Хр.: "О, конечно, и он мне показал столько занимательного! Трех указаний в особенности не забуду никогда; как Христос, не смотря на козни сатаны, сохраняет в сердце человека дарованную Им благодать; как человек грешен до того, что не смеет рассчитывать на милосердие Божие; также сновидение того, кто думал, что настал день страшного суда. И много полезного видел я там и с радостью остался бы долее у этого доброго человека, но я знал, что мне предстоит длинный путь".
Когда он рассказал все виденное им. Мудрость обратилась к нему с другими вопросами:
Мудр.: "Ты, верно, часто вспоминаешь о прошлой стране?".
Хр.: "Да, но со стыдом и ненавистью, потому что, если б я сожалел о ней, сколько раз уже мог бы туда вернуться, а теперь стремлюсь в страну лучшую, небесную".
Мудр.: "Не вынес ли ты оттуда чего-нибудь, в чем находил наслаждение?"
Хр.: "Да, но совершенно против моей воли остались при мне некоторые сокровенные плотские мысли, которые составляют радость моих соотечественников доныне и когда-то были для меня наслаждением, но теперь являются причиной скорби. И если 6 зависело от меня, я более не вспоминал бы о них, но когда желаю делать доброе, то прилежит мне злое" (Рим. 7:21).

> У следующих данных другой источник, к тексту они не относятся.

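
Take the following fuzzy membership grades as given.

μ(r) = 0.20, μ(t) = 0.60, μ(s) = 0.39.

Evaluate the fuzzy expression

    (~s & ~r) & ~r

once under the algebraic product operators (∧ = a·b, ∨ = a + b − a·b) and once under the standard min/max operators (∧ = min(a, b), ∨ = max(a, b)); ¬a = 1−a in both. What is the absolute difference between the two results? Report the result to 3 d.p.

Under algebraic product:
  ~s = 1 − 0.3900 = 0.6100
  ~r = 1 − 0.2000 = 0.8000
  ~s & ~r = a·b on (0.6100, 0.8000) = 0.4880
  ~r = 1 − 0.2000 = 0.8000
  (~s & ~r) & ~r = a·b on (0.4880, 0.8000) = 0.3904
  → value = 0.3904
Under standard min/max:
  ~s = 1 − 0.39 = 0.61
  ~r = 1 − 0.20 = 0.80
  ~s & ~r = min(a, b) on (0.61, 0.80) = 0.61
  ~r = 1 − 0.20 = 0.80
  (~s & ~r) & ~r = min(a, b) on (0.61, 0.80) = 0.61
  → value = 0.6100
|0.3904 − 0.6100| = 0.220

0.220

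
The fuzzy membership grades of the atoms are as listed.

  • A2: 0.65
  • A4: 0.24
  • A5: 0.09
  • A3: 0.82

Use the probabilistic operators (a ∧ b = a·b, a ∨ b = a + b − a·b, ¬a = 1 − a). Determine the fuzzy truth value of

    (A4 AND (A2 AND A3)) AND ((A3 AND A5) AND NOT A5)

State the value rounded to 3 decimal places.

0.009

A2 AND A3 = a·b on (0.6500, 0.8200) = 0.5330
A4 AND (A2 AND A3) = a·b on (0.2400, 0.5330) = 0.1279
A3 AND A5 = a·b on (0.8200, 0.0900) = 0.0738
NOT A5 = 1 − 0.0900 = 0.9100
(A3 AND A5) AND NOT A5 = a·b on (0.0738, 0.9100) = 0.0672
(A4 AND (A2 AND A3)) AND ((A3 AND A5) AND NOT A5) = a·b on (0.1279, 0.0672) = 0.0086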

Мудр.: "Не кажется ли тебе иногда, что то, что тебя смущает, иногда совершенно побеждено в тебе?"
Хр.: "Да, но это случается не часто; когда это бывает, то я называю это моим золотым временем".
Мудр.: "Не можешь ли ты вспомнить, что именно внушает тебе чувство, что все прежнее дурное в тебе побеждено?"
Хр.: "О, да! Когда вспоминаю, что видел на Кресте, тогда я это чувствую. Еще когда смотрю на вышитое мое одеяние или когда читаю сверток, который ношу на груди, и еще когда мои мысли несутся с восторгом туда, куда иду, и тогда мне кажется, что все прошлое забыто и убито во мне".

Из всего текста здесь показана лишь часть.